Analysis Group, Inc., 111 Huntington Ave, Floor 14, Boston, MA, USA.
UCB Pharma, Allee de la Recherche 60, 1070, Brussels, Belgium.
CNS Drugs. 2017 Oct;31(10):899-910. doi: 10.1007/s40263-017-0462-8.
Patients with focal seizures recruited into adjunctive antiepileptic drug (AED) trials have become more refractory and severe over time; concurrently, placebo responses have increased. To attempt to account for heterogeneity among trials, propensity-score weighted patient-level data were used to indirectly compare placebo responses reported in brivaracetam and levetiracetam trials.
Patient-level data from randomised, placebo-controlled brivaracetam (recruited 2007-2014) and levetiracetam (1993-1998) trials were pooled. Consistent inclusion/exclusion criteria were applied and outcomes were defined consistently. Potentially confounding baseline characteristics were adjusted for using propensity score weighting. Weighting success was assessed using placebo response.
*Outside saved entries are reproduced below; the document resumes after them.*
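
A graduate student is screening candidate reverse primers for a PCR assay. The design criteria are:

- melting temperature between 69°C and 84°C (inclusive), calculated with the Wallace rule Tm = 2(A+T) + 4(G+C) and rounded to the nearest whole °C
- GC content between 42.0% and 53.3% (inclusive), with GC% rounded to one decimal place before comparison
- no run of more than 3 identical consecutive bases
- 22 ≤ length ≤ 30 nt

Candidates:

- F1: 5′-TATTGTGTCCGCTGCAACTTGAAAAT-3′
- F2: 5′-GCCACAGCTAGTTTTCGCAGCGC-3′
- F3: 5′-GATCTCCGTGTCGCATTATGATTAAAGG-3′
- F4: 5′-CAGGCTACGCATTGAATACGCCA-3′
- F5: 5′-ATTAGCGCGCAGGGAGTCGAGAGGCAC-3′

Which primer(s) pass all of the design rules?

F3 and F4.

F1 (26 nt, A=7 T=9 G=5 C=5): Tm = 2·16 + 4·10 = 72°C ✓; GC 10/26 = 38.5%, outside 42.0–53.3% ✗; longest run = 4, exceeds 3 ✗; length 26 ✓ — fails.
F2 (23 nt, A=4 T=5 G=6 C=8): Tm = 2·9 + 4·14 = 74°C ✓; GC 14/23 = 60.9%, outside 42.0–53.3% ✗; longest run = 4, exceeds 3 ✗; length 23 ✓ — fails.
F3 (28 nt, A=7 T=9 G=7 C=5): Tm = 2·16 + 4·12 = 80°C ✓; GC 12/28 = 42.9% ✓; longest run = 3 ✓; length 28 ✓ — passes.
F4 (23 nt, A=7 T=4 G=5 C=7): Tm = 2·11 + 4·12 = 70°C ✓; GC 12/23 = 52.2% ✓; longest run = 2 ✓; length 23 ✓ — passes.
F5 (27 nt, A=7 T=3 G=11 C=6): Tm = 2·10 + 4·17 = 88°C, outside 69–84°C ✗; GC 17/27 = 63.0%, outside 42.0–53.3% ✗; longest run = 3 ✓; length 27 ✓ — fails.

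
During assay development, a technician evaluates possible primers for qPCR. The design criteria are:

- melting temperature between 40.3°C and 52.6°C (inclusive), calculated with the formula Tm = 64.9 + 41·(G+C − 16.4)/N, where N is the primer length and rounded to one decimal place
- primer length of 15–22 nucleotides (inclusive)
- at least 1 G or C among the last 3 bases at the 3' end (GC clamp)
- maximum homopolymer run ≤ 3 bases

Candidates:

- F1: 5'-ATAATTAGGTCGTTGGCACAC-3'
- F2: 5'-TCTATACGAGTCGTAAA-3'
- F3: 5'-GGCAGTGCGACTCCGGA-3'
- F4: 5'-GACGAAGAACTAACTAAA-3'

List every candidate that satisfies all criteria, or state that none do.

F1 (21 nt, A=6 T=6 G=5 C=4): Tm = 64.9 + 41·(9 − 16.4)/21 = 50.5°C ✓; length 21 ✓; 3' end CAC has 2 G/C ✓; longest run = 2 ✓ — passes.
F2 (17 nt, A=6 T=5 G=3 C=3): Tm = 64.9 + 41·(6 − 16.4)/17 = 39.8°C, outside 40.3–52.6°C ✗; length 17 ✓; 3' end AAA has 0 G/C, need ≥1 ✗; longest run = 3 ✓ — fails.
F3 (17 nt, A=3 T=2 G=7 C=5): Tm = 64.9 + 41·(12 − 16.4)/17 = 54.3°C, outside 40.3–52.6°C ✗; length 17 ✓; 3' end GGA has 2 G/C ✓; longest run = 2 ✓ — fails.
F4 (18 nt, A=10 T=2 G=3 C=3): Tm = 64.9 + 41·(6 − 16.4)/18 = 41.2°C ✓; length 18 ✓; 3' end AAA has 0 G/C, need ≥1 ✗; longest run = 3 ✓ — fails.

F1 only.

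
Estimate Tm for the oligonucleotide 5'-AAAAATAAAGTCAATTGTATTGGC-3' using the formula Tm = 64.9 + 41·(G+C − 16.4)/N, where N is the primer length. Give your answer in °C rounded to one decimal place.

47.1°C

Base counts: A=11, T=7, G=4, C=2; G+C = 6, N = 24.
Tm = 64.9 + 41·(6 − 16.4)/24 = 64.9 + -426.40/24 = 47.1°C.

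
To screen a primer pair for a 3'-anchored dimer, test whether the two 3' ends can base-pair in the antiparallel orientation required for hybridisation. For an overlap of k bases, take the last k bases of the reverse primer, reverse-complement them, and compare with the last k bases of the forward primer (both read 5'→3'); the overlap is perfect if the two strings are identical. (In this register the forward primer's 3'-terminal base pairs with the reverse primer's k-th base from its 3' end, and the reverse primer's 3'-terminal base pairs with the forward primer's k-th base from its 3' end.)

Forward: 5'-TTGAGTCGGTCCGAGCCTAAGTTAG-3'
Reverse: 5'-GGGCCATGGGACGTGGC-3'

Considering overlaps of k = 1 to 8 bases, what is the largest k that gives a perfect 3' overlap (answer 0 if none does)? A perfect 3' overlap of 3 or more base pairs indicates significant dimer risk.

Longest perfect overlap: 1 complementary base pair; below the dimer-risk threshold (threshold 3).

Last 8 bases (5'→3') — forward …TAAGTTAG, reverse …GACGTGGC.
Reverse complement of the reverse primer's last 8 bases: GCCACGTC; its first k bases are the reverse complement of the reverse primer's last k bases, so a perfect k-base overlap needs the forward primer's last k bases to equal them.
Comparing (forward last k vs required): k=1: G vs G ✓; k=2: AG vs GC ✗; k=3: TAG vs GCC ✗; k=4: TTAG vs GCCA ✗; k=5: GTTAG vs GCCAC ✗; k=6: AGTTAG vs GCCACG ✗; k=7: AAGTTAG vs GCCACGT ✗; k=8: TAAGTTAG vs GCCACGTC ✗.
Only k = 1 is perfect, so the longest perfect 3' overlap is 1.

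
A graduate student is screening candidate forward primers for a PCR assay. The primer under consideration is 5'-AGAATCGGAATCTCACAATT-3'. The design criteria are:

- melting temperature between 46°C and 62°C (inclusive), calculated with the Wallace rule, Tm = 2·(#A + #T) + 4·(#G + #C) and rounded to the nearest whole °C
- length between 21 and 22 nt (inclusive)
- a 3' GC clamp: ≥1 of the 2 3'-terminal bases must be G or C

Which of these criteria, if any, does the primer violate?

Base counts: A=8, T=5, G=3, C=4 (length 20).
Tm: Tm = 2·13 + 4·7 = 54°C ✓
length: length 20, outside 21–22 ✗
GC clamp: 3' end TT has 0 G/C, need ≥1 ✗

Fails: length, GC clamp.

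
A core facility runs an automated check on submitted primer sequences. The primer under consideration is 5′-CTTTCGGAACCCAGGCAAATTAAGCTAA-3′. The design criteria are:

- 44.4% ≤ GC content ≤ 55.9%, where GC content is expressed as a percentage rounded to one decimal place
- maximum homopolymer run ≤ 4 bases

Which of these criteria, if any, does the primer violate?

Base counts: A=10, T=6, G=5, C=7 (length 28).
GC content: GC 12/28 = 42.9%, outside 44.4–55.9% ✗
homopolymer run: longest run = 3 ✓

Fails: GC content.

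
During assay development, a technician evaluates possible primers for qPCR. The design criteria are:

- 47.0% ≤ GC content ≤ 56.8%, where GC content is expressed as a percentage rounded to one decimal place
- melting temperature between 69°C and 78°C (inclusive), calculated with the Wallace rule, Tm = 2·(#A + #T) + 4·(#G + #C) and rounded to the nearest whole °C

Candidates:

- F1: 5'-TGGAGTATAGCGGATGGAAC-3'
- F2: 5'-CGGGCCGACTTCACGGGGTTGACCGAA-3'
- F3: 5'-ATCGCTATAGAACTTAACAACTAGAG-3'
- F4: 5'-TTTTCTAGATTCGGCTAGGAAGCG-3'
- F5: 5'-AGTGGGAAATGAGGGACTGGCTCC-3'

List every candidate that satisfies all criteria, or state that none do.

F1 (20 nt, A=6 T=4 G=8 C=2): GC 10/20 = 50.0% ✓; Tm = 2·10 + 4·10 = 60°C, outside 69–78°C ✗ — fails.
F2 (27 nt, A=5 T=4 G=10 C=8): GC 18/27 = 66.7%, outside 47.0–56.8% ✗; Tm = 2·9 + 4·18 = 90°C, outside 69–78°C ✗ — fails.
F3 (26 nt, A=11 T=6 G=4 C=5): GC 9/26 = 34.6%, outside 47.0–56.8% ✗; Tm = 2·17 + 4·9 = 70°C ✓ — fails.
F4 (24 nt, A=5 T=8 G=7 C=4): GC 11/24 = 45.8%, outside 47.0–56.8% ✗; Tm = 2·13 + 4·11 = 70°C ✓ — fails.
F5 (24 nt, A=6 T=4 G=10 C=4): GC 14/24 = 58.3%, outside 47.0–56.8% ✗; Tm = 2·10 + 4·14 = 76°C ✓ — fails.

None of the candidates satisfy all criteria.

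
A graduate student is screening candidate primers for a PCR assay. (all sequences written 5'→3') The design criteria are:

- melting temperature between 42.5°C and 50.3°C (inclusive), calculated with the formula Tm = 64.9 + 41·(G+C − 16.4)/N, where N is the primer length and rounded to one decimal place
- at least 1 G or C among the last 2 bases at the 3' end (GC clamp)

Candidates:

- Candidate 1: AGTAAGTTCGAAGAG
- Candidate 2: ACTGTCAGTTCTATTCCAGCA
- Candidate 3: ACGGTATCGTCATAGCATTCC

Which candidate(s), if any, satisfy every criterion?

Candidate 1 (15 nt, A=6 T=3 G=5 C=1): Tm = 64.9 + 41·(6 − 16.4)/15 = 36.5°C, outside 42.5–50.3°C ✗; 3' end AG has 1 G/C ✓ — fails.
Candidate 2 (21 nt, A=5 T=7 G=3 C=6): Tm = 64.9 + 41·(9 − 16.4)/21 = 50.5°C, outside 42.5–50.3°C ✗; 3' end CA has 1 G/C ✓ — fails.
Candidate 3 (21 nt, A=5 T=6 G=4 C=6): Tm = 64.9 + 41·(10 − 16.4)/21 = 52.4°C, outside 42.5–50.3°C ✗; 3' end CC has 2 G/C ✓ — fails.

None of the candidates satisfy all criteria.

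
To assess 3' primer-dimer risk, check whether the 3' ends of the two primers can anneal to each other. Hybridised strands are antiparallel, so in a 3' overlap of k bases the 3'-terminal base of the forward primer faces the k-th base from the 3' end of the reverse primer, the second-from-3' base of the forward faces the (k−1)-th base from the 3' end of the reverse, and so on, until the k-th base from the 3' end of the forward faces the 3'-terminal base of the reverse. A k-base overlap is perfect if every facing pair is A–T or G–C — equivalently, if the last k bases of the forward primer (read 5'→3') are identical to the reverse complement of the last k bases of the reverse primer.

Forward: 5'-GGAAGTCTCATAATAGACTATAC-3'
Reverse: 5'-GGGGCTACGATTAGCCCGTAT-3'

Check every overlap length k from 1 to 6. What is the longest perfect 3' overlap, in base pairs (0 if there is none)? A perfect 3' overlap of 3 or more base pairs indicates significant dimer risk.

Last 6 bases (5'→3') — forward …CTATAC, reverse …CCGTAT.
Reverse complement of the reverse primer's last 6 bases: ATACGG; its first k bases are the reverse complement of the reverse primer's last k bases, so a perfect k-base overlap needs the forward primer's last k bases to equal them.
Comparing (forward last k vs required): k=1: C vs A ✗; k=2: AC vs AT ✗; k=3: TAC vs ATA ✗; k=4: ATAC vs ATAC ✓; k=5: TATAC vs ATACG ✗; k=6: CTATAC vs ATACGG ✗.
Only k = 4 is perfect, so the longest perfect 3' overlap is 4.

Longest perfect overlap: 4 complementary base pairs; significant dimer risk (threshold 3).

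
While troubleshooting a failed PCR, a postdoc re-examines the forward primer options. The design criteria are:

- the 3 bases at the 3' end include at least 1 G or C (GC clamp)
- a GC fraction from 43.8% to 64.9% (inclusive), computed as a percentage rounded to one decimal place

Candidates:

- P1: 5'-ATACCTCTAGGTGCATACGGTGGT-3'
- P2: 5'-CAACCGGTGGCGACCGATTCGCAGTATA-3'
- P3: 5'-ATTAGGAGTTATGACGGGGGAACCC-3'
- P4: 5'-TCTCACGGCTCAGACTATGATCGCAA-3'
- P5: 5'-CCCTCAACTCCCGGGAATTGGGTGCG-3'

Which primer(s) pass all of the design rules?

P1, P3 and P4.

P1 (24 nt, A=5 T=7 G=7 C=5): 3' end GGT has 2 G/C ✓; GC 12/24 = 50.0% ✓ — passes.
P2 (28 nt, A=7 T=5 G=8 C=8): 3' end ATA has 0 G/C, need ≥1 ✗; GC 16/28 = 57.1% ✓ — fails.
P3 (25 nt, A=7 T=5 G=9 C=4): 3' end CCC has 3 G/C ✓; GC 13/25 = 52.0% ✓ — passes.
P4 (26 nt, A=7 T=6 G=5 C=8): 3' end CAA has 1 G/C ✓; GC 13/26 = 50.0% ✓ — passes.
P5 (26 nt, A=4 T=5 G=8 C=9): 3' end GCG has 3 G/C ✓; GC 17/26 = 65.4%, outside 43.8–64.9% ✗ — fails.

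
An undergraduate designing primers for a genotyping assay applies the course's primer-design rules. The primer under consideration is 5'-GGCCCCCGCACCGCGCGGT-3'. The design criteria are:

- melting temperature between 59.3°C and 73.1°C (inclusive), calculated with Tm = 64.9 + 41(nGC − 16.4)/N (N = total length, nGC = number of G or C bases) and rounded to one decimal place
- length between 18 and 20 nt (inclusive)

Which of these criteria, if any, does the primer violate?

Meets all criteria.

Base counts: A=1, T=1, G=7, C=10 (length 19).
Tm: Tm = 64.9 + 41·(17 − 16.4)/19 = 66.2°C ✓
length: length 19 ✓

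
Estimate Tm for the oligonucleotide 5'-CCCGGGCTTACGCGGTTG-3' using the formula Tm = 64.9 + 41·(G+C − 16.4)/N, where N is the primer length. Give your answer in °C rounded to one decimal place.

57.2°C

Base counts: A=1, T=4, G=7, C=6; G+C = 13, N = 18.
Tm = 64.9 + 41·(13 − 16.4)/18 = 64.9 + -139.40/18 = 57.2°C.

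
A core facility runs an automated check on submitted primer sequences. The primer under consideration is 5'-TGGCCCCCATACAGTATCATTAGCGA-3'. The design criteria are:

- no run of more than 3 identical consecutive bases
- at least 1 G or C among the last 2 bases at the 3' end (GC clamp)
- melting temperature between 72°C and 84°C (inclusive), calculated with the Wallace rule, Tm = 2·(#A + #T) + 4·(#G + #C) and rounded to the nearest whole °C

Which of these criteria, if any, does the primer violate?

Base counts: A=7, T=6, G=5, C=8 (length 26).
homopolymer run: longest run = 5, exceeds 3 ✗
GC clamp: 3' end GA has 1 G/C ✓
Tm: Tm = 2·13 + 4·13 = 78°C ✓

Fails: homopolymer run.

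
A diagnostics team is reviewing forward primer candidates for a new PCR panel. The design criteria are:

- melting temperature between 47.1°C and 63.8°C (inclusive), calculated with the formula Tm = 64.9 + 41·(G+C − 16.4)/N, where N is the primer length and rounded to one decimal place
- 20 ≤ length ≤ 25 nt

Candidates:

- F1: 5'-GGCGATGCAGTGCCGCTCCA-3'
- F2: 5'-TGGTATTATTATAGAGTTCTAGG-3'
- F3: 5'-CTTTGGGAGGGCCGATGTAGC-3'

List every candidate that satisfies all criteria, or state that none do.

F1 (20 nt, A=3 T=3 G=7 C=7): Tm = 64.9 + 41·(14 − 16.4)/20 = 60.0°C ✓; length 20 ✓ — passes.
F2 (23 nt, A=6 T=10 G=6 C=1): Tm = 64.9 + 41·(7 − 16.4)/23 = 48.1°C ✓; length 23 ✓ — passes.
F3 (21 nt, A=3 T=5 G=9 C=4): Tm = 64.9 + 41·(13 − 16.4)/21 = 58.3°C ✓; length 21 ✓ — passes.

F1, F2 and F3.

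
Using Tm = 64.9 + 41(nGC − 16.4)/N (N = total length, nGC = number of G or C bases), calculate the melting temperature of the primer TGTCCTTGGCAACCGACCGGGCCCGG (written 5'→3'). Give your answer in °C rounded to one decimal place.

69.0°C

Base counts: A=3, T=4, G=9, C=10; G+C = 19, N = 26.
Tm = 64.9 + 41·(19 − 16.4)/26 = 64.9 + 106.60/26 = 69.0°C.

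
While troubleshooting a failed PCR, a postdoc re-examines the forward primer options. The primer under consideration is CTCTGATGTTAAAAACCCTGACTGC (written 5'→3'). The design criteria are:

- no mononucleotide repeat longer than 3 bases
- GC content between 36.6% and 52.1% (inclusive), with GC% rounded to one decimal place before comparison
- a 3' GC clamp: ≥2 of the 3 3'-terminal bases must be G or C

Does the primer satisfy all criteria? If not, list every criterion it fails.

Base counts: A=7, T=7, G=4, C=7 (length 25).
homopolymer run: longest run = 5, exceeds 3 ✗
GC content: GC 11/25 = 44.0% ✓
GC clamp: 3' end TGC has 2 G/C ✓

Fails: homopolymer run.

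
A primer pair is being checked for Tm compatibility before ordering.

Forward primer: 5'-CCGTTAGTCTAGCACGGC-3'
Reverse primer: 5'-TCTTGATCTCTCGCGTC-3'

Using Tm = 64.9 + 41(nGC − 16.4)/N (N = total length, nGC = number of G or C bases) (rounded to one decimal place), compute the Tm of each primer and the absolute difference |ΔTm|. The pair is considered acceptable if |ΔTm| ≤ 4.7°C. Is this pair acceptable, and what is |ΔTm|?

|ΔTm| = 5.5°C; the pair is not acceptable.

Forward: G+C = 11, N = 18 → Tm = 64.9 + 41·(11 − 16.4)/18 = 52.6°C.
Reverse: G+C = 9, N = 17 → Tm = 64.9 + 41·(9 − 16.4)/17 = 47.1°C.
|ΔTm| = |52.6 − 47.1| = 5.5°C, > 4.7°C.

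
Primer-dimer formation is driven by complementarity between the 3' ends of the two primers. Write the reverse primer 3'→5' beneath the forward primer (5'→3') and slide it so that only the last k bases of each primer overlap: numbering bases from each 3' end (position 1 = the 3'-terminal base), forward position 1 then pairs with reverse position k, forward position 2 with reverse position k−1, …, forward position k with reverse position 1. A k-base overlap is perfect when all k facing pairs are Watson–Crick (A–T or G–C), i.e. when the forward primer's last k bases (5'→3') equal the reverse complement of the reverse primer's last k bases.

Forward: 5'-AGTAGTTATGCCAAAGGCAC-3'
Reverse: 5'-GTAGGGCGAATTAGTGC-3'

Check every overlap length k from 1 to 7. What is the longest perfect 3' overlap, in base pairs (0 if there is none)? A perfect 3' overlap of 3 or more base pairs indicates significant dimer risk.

Last 7 bases (5'→3') — forward …AAGGCAC, reverse …TTAGTGC.
Reverse complement of the reverse primer's last 7 bases: GCACTAA; its first k bases are the reverse complement of the reverse primer's last k bases, so a perfect k-base overlap needs the forward primer's last k bases to equal them.
Comparing (forward last k vs required): k=1: C vs G ✗; k=2: AC vs GC ✗; k=3: CAC vs GCA ✗; k=4: GCAC vs GCAC ✓; k=5: GGCAC vs GCACT ✗; k=6: AGGCAC vs GCACTA ✗; k=7: AAGGCAC vs GCACTAA ✗.
Only k = 4 is perfect, so the longest perfect 3' overlap is 4.

Longest perfect overlap: 4 complementary base pairs; significant dimer risk (threshold 3).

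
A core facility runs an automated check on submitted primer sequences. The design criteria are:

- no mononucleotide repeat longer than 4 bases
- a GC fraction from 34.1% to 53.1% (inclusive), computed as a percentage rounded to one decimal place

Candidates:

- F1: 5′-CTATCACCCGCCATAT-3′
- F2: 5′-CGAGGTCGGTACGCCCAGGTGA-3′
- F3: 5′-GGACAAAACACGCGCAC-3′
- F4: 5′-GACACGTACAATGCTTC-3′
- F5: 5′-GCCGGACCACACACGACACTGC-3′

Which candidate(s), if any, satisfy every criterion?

F1 (16 nt, A=4 T=4 G=1 C=7): longest run = 3 ✓; GC 8/16 = 50.0% ✓ — passes.
F2 (22 nt, A=4 T=3 G=9 C=6): longest run = 3 ✓; GC 15/22 = 68.2%, outside 34.1–53.1% ✗ — fails.
F3 (17 nt, A=7 T=0 G=4 C=6): longest run = 4 ✓; GC 10/17 = 58.8%, outside 34.1–53.1% ✗ — fails.
F4 (17 nt, A=5 T=4 G=3 C=5): longest run = 2 ✓; GC 8/17 = 47.1% ✓ — passes.
F5 (22 nt, A=6 T=1 G=5 C=10): longest run = 2 ✓; GC 15/22 = 68.2%, outside 34.1–53.1% ✗ — fails.

F1 and F4.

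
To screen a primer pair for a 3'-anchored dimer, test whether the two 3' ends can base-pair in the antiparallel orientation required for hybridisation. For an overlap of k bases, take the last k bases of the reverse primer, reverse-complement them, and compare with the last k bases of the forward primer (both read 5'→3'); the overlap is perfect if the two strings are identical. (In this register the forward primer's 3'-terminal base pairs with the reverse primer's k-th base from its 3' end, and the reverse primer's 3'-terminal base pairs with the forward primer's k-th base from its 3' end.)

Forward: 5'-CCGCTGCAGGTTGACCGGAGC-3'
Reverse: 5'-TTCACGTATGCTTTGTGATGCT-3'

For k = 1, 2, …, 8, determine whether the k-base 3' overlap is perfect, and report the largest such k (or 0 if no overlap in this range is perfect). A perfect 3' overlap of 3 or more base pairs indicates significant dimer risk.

Longest perfect overlap: 3 complementary base pairs; significant dimer risk (threshold 3).

Last 8 bases (5'→3') — forward …ACCGGAGC, reverse …GTGATGCT.
Reverse complement of the reverse primer's last 8 bases: AGCATCAC; its first k bases are the reverse complement of the reverse primer's last k bases, so a perfect k-base overlap needs the forward primer's last k bases to equal them.
Comparing (forward last k vs required): k=1: C vs A ✗; k=2: GC vs AG ✗; k=3: AGC vs AGC ✓; k=4: GAGC vs AGCA ✗; k=5: GGAGC vs AGCAT ✗; k=6: CGGAGC vs AGCATC ✗; k=7: CCGGAGC vs AGCATCA ✗; k=8: ACCGGAGC vs AGCATCAC ✗.
Only k = 3 is perfect, so the longest perfect 3' overlap is 3.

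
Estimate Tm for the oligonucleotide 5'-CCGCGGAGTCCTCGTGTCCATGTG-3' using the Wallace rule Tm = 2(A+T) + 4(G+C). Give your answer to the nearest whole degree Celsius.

80°C

Base counts: A=2, T=6, G=8, C=8 (length 24).
Tm = 2·(2+6) + 4·(8+8) = 2·8 + 4·16 = 16 + 64 = 80°C.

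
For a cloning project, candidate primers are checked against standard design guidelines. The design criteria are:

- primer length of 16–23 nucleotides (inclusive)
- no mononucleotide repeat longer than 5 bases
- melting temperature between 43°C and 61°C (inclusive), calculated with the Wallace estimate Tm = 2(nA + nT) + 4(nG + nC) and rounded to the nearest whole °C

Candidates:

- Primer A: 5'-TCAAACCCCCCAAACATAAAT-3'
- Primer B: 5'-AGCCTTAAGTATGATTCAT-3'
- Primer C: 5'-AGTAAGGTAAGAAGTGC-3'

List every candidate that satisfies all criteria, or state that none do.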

In total, 707 and 473 active drug and 399 and 253 placebo patients comprised the brivaracetam and levetiracetam groups, respectively. Before weighting, several baseline variables were significantly different between groups; after weighting, prior vagal nerve stimulation, co-morbid depression and co-morbid anxiety remained different. Before weighting, median seizure frequency reduction was 21.7 and 3.9% in the brivaracetam and levetiracetam placebo arms, respectively; after weighting, median reduction was 15.0 and 6.0%. The comparison of non-randomised groups could be biased by unobserved confounding factors and region of residence. Lifetime AED history was unavailable in the brivaracetam trials and excluded from analysis.
Placebo responses remained different between brivaracetam and levetiracetam trials after propensity score weighting, indicating the presence of residual confounding factors associated with placebo response in these trials. It therefore remains problematic to conduct reliable indirect comparisons of brivaracetam and levetiracetam given the current evidence base, which may apply to comparisons between other AED trials.
随着时间的推移,招募到辅助抗癫痫药物(AED)试验中的局灶性癫痫患者变得更加难治和严重;同时,安慰剂反应也增加了。为了尝试解释试验之间的异质性,使用倾向评分加权患者水平数据来间接比较布里瓦仑特和左乙拉西坦试验中报告的安慰剂反应。
汇总了随机、安慰剂对照的布里瓦仑特(2007-2014 年招募)和左乙拉西坦(1993-1998 年)试验的患者水平数据。应用一致的纳入/排除标准并一致定义结局。使用倾向评分加权调整潜在混杂的基线特征。通过安慰剂反应评估加权成功。
共有 707 名和 473 名活性药物以及 399 名和 253 名安慰剂患者分别组成了布里瓦仑特和左乙拉西坦组。在加权之前,两组之间的几个基线变量存在显著差异;加权后,先前的迷走神经刺激、合并的抑郁和合并的焦虑仍然不同。在加权之前,布里瓦仑特和左乙拉西坦安慰剂组的中位癫痫发作频率降低分别为 21.7%和 3.9%;加权后,中位数降低分别为 15.0%和 6.0%。非随机分组的比较可能受到未观察到的混杂因素和居住地区的影响。布里瓦仑特试验中缺乏终身 AED 史,因此未纳入分析。
尽管进行了倾向评分加权,但布里瓦仑特和左乙拉西坦试验之间的安慰剂反应仍然存在差异,表明这些试验中与安慰剂反应相关的残留混杂因素仍然存在。因此,鉴于当前的证据基础,对布里瓦仑特和左乙拉西坦进行可靠的间接比较仍然存在问题,这可能适用于其他 AED 试验之间的比较。